Lyon v. United States

265 F.2d 219, 1959 U.S. App. LEXIS 5113
CourtCourt of Appeals for the Second Circuit
DecidedApril 2, 1959
Docket25334
StatusPublished
Cited by2 cases

This text of 265 F.2d 219 (Lyon v. United States) is published on Counsel Stack Legal Research, covering Court of Appeals for the Second Circuit primary law. Counsel Stack provides free access to over 12 million legal documents including statutes, case law, regulations, and constitutions.

Bluebook
Lyon v. United States, 265 F.2d 219, 1959 U.S. App. LEXIS 5113 (2d Cir. 1959).

Opinion

265 F.2d 219

Randolph G. LYON, Libelant-Appellant,
v.
UNITED STATES of America, Respondent-Appellee-Appellant, and
Project Construction Corp., Respondent-Impleaded-Appellee.

No. 198, Docket 25334.

United States Court of Appeals Second Circuit.

Argued March 4, 1959.
Decided April 2, 1959.

Jack Steinman, New York City (Harry H. Lipsig, New York City, on the brief), for libelant-appellant.

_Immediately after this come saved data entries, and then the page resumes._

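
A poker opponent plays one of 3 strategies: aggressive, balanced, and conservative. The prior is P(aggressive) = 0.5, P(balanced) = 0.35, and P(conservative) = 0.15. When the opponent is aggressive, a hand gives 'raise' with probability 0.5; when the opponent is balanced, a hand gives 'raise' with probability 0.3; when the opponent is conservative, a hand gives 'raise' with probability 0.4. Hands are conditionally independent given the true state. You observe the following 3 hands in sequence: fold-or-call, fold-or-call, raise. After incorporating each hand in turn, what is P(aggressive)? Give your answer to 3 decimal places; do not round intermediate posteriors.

0.461

After 'fold-or-call': normaliser = 0.5·0.5000 + 0.7·0.3500 + 0.6·0.1500; P(aggressive) ≈ 0.4274, P(balanced) ≈ 0.4188, P(conservative) ≈ 0.1538
After 'fold-or-call': normaliser = 0.5·0.4274 + 0.7·0.4188 + 0.6·0.1538; P(aggressive) ≈ 0.3566, P(balanced) ≈ 0.4893, P(conservative) ≈ 0.1541
After 'raise': normaliser = 0.5·0.3566 + 0.3·0.4893 + 0.4·0.1541; P(aggressive) ≈ 0.4611, P(balanced) ≈ 0.3796, P(conservative) ≈ 0.1594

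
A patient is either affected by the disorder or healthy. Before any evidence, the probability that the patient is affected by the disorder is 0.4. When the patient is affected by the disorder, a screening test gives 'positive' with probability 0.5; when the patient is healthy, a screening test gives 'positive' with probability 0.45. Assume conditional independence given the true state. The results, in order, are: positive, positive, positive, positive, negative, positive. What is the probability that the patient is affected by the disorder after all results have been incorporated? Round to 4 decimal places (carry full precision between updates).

After 'positive': P(affected) = 0.5·0.4000 / (0.5·0.4000 + 0.45·0.6000) ≈ 0.4255
After 'positive': P(affected) = 0.5·0.4255 / (0.5·0.4255 + 0.45·0.5745) ≈ 0.4515
After 'positive': P(affected) = 0.5·0.4515 / (0.5·0.4515 + 0.45·0.5485) ≈ 0.4777
After 'positive': P(affected) = 0.5·0.4777 / (0.5·0.4777 + 0.45·0.5223) ≈ 0.5040
After 'negative': P(affected) = 0.5·0.5040 / (0.5·0.5040 + 0.55·0.4960) ≈ 0.4802
After 'positive': P(affected) = 0.5·0.4802 / (0.5·0.4802 + 0.45·0.5198) ≈ 0.5065

0.5065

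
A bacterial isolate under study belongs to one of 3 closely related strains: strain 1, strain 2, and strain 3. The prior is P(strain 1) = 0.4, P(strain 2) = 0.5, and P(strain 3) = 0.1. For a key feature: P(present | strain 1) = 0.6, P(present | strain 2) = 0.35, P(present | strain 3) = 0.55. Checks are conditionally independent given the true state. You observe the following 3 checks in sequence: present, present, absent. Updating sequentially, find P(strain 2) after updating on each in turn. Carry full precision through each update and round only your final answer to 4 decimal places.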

Walter L. Hopkins, Atty., Admiralty & Shipping Section, Dept. of Justice, New York City (George Cochran Doub, Asst. Atty. Gen., Cornelius W. Wickersham, Jr., U.S. Atty., for the Eastern District of New York, Brooklyn, N.Y., Leavenworth Colby, Chief Admiralty & Shipping Section, Washington, D.C., and Benjamin H. Berman, Atty., Admiralty & Shipping Section, Dept. of Justice, New York City, on the brief), for respondent-appellee-appellant.

Edmund F. Lamb, New York City (Purdy, Lamb & Catoggio, and Arthur V. Lynch, New York City, on the brief), for respondent-impleaded-appellee.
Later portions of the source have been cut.